A "virus emergency" is just another scheme to expand federal powers.
It's a lot more than that, as I've explained in articles going back 20
years, but here I'm focusing on one element of Scam-Land.
Analogy: You could call the US education system another kind of
virus---a social germ. "We're the feds. Listen up, States. Accept our
newest version of No Child Left Behind With A Mind of His/Her Own, and
we'll push money your way. Turn out clueless students
without an original thought in their heads, without the ability to read
a full paragraph of coherent prose, much less think in logical terms,
and we'll reward you handsomely. We have a whole lineup of programs and
plans for the future, and they're so outrageous
we must have millions of dumb-as-wood people who will shrug and buy
into them..."
One such outrageous program: a story about a biological virus, a fairy
tale for the ages. As with all such jive, a happy ending is there, but
only after much misery and fear.
Footnote: As if to prove the corona baloney is real, certain peripheral
operations must be launched. An all-time favorite: torpedo the stock
market. Ah yes. Top tier investment funds give the market a gentle but
firm head-butt, and overnight, individual
investors start dumping their shares in this, that, and the other.
Headlines scream. Therefore, what more evidence do you need? The virus
is coming, the virus is coming. Head for the hills. Pack up the
kids. Live in the forest. Dig for roots and tubers.
Survive away from the CONTAGION.
"I thought I was healthy. I was drinking fresh juice every morning and
running in the park. I'm not even in favor of vaccines. But now I
don't know. I sneezed twice yesterday. For a moment, while I was
watching the news, I felt what might have been a hot
flash. Better call my doctor and get tested. What? He's booked up
solid for three months? Screw it, I'm going to talk to my boss and see
if I can work from home. Who's that drug dealer friend of your cousin,
honey? Maybe he's selling antivirals."
Footnote #2: Forget food labels that announce ORGANIC or GMO FREE. When
are we going to see stickers on apples that claim: NO CORONAVIRUS. For
that matter, when will people starting wearing those stickers on their
foreheads?
As I've been saying for 30 years, the most important long-term cartel of
Globalism is MEDICAL. It flies no partisan banners. It proclaims its
political neutrality. It expresses no interest beyond healing.

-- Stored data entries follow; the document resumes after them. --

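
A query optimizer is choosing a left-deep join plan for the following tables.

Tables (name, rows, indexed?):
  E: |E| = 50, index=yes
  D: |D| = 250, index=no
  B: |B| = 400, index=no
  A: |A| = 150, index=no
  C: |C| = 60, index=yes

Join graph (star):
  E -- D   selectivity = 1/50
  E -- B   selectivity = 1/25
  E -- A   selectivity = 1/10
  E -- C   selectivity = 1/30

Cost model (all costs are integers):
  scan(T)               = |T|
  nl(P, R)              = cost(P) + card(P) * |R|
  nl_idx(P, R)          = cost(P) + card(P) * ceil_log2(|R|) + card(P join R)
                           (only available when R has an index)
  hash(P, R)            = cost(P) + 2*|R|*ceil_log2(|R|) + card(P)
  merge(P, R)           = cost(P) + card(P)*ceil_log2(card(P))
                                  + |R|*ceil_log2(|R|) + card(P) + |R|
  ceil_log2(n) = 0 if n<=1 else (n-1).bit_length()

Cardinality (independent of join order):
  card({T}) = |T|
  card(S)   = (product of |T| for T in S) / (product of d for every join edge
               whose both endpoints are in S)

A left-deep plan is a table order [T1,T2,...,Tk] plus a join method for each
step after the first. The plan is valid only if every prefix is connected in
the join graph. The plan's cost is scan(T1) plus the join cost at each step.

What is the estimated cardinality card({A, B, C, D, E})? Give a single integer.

Tables in S: A(150), B(400), C(60), D(250), E(50)
Edges inside S: E-D(d=50), E-B(d=25), E-A(d=10), E-C(d=30)
numerator = 150 * 400 * 60 * 250 * 50 = 45000000000
denominator = 50 * 25 * 10 * 30 = 375000
card(S) = 45000000000 / 375000 = 120000

120000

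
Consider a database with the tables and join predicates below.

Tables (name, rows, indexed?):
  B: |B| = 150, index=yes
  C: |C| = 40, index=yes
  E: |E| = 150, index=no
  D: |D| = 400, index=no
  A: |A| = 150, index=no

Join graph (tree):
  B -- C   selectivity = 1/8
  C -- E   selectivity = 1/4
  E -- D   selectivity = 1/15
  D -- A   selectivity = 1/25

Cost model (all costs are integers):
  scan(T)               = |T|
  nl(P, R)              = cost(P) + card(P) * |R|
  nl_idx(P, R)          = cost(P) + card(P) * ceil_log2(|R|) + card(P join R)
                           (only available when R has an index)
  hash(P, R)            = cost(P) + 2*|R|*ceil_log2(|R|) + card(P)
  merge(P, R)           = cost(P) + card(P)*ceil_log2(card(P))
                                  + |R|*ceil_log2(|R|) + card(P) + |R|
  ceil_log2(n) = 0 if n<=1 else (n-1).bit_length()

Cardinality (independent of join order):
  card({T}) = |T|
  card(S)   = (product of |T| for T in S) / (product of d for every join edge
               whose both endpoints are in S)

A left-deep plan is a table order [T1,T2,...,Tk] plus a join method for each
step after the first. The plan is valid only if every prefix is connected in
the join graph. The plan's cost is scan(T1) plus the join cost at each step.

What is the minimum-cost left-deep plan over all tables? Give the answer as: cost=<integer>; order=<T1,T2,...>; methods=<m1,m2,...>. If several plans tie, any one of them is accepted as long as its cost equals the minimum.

cost=274880; order=D,A,E,C,B; methods=hash,hash,hash,hash

Selinger DP (subsets sized 1..n):
  {B}: scan cost=150, card=150
  {C}: scan cost=40, card=40
  {E}: scan cost=150, card=150
  {D}: scan cost=400, card=400
  {A}: scan cost=150, card=150
  {BC}: card=750; try (C,hash)→780, (B,nl_idx)→1110, (B,merge)→1670, (C,merge)→1780, (C,nl_idx)→1800, (B,hash)→2480 …(+2); best=780 via (C,hash)
  {CE}: card=1500; try (C,hash)→780, (E,merge)→1670, (C,merge)→1780, (E,hash)→2480, (C,nl_idx)→2550, (E,nl)→6040 …(+1); best=780 via (C,hash)
  {DE}: card=4000; try (E,hash)→3200, (D,merge)→5500, (E,merge)→5750, (D,hash)→7500, (D,nl)→60150, (E,nl)→60400; best=3200 via (E,hash)
  {AD}: card=2400; try (A,hash)→3200, (D,merge)→5500, (A,merge)→5750, (D,hash)→7500, (D,nl)→60150, (A,nl)→60400; best=3200 via (A,hash)
  {BCE}: card=28125; try (E,hash)→3930, (B,hash)→4680, (E,merge)→10380, (B,merge)→20130, (B,nl_idx)→40905, (E,nl)→113280 …(+1); best=3930 via (E,hash)
  {CDE}: card=40000; try (C,hash)→7680, (D,hash)→9480, (D,merge)→22780, (C,merge)→55480, (C,nl_idx)→67200, (C,nl)→163200 …(+1); best=7680 via (C,hash)
  {ADE}: card=24000; try (E,hash)→8000, (A,hash)→9600, (E,merge)→35750, (A,merge)→56550, (E,nl)→363200, (A,nl)→603200; best=8000 via (E,hash)
  {BCDE}: card=750000; try (D,hash)→39255, (B,hash)→50080, (D,merge)→457930, (B,merge)→689030, (B,nl_idx)→1077680, (B,nl)→6007680 …(+1); best=39255 via (D,hash)
  {ACDE}: card=240000; try (C,hash)→32480, (A,hash)→50080, (C,nl_idx)→392000, (C,merge)→392280, (A,merge)→689030, (C,nl)→968000 …(+1); best=32480 via (C,hash)
  {ABCDE}: card=4500000; try (B,hash)→274880, (A,hash)→791655, (B,merge)→4593830, (B,nl_idx)→6452480, (A,merge)→15790605, (B,nl)→36032480 …(+1); best=274880 via (B,hash)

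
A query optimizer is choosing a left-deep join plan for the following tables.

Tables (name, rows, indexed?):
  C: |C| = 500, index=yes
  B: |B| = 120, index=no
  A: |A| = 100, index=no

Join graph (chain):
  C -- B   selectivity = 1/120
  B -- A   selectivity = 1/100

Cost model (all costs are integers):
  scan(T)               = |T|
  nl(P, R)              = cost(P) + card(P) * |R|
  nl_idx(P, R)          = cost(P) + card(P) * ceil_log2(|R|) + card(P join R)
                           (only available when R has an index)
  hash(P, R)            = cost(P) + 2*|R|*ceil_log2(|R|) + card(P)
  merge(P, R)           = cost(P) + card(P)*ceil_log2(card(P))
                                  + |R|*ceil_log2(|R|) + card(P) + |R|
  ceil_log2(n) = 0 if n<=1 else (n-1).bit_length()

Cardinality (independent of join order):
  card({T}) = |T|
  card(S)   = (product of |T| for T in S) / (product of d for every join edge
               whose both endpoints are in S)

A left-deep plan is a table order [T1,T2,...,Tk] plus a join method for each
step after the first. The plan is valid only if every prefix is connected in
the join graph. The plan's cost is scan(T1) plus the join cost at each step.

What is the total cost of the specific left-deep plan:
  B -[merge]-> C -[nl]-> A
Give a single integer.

56080

step 1: scan B: cost=120, card=120
step 2: join C via merge
    card(P join C) = 120*500/(120) = 500
    cost = 120 + 120*7 + 500*9 + 120 + 500 = 6080
step 3: join A via nl
    card(P join A) = 500*100/(100) = 500
    cost = 6080 + 500*100 = 56080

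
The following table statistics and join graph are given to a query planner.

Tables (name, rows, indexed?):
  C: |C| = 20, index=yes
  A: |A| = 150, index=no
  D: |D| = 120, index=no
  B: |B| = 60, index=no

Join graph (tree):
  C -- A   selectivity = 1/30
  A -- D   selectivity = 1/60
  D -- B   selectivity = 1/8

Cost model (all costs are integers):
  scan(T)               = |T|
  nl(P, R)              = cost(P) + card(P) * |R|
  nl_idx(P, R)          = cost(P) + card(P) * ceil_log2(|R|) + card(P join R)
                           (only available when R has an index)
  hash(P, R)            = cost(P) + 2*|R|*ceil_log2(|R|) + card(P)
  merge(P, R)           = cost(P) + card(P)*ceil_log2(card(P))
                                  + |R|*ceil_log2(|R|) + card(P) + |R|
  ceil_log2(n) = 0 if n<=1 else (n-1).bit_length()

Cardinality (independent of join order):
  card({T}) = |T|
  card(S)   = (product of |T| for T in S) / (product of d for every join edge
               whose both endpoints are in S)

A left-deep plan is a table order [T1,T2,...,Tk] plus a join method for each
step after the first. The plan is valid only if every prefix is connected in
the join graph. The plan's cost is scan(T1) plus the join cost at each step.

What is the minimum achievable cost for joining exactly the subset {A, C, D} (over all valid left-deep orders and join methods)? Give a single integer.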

It thus exemplifies a fabulous cover story for its covert operations.
It employs armies of true believers, who will tell you they are
SCIENTISTS. The problem is, they've undergone massive mind control.
It's called medical school.
They've never met a virus they don't love. Even if that virus turns out
to be nothing more than a theoretical artifact, a fabricated construct,
a cartoon, a fairy tale spun out on the evening news...
Update: The US Congress has just approved $8.3 billion for "fighting the
coronavirus." Talk about a money pot. Major fingers in that pot,
including, no doubt, vaccine companies.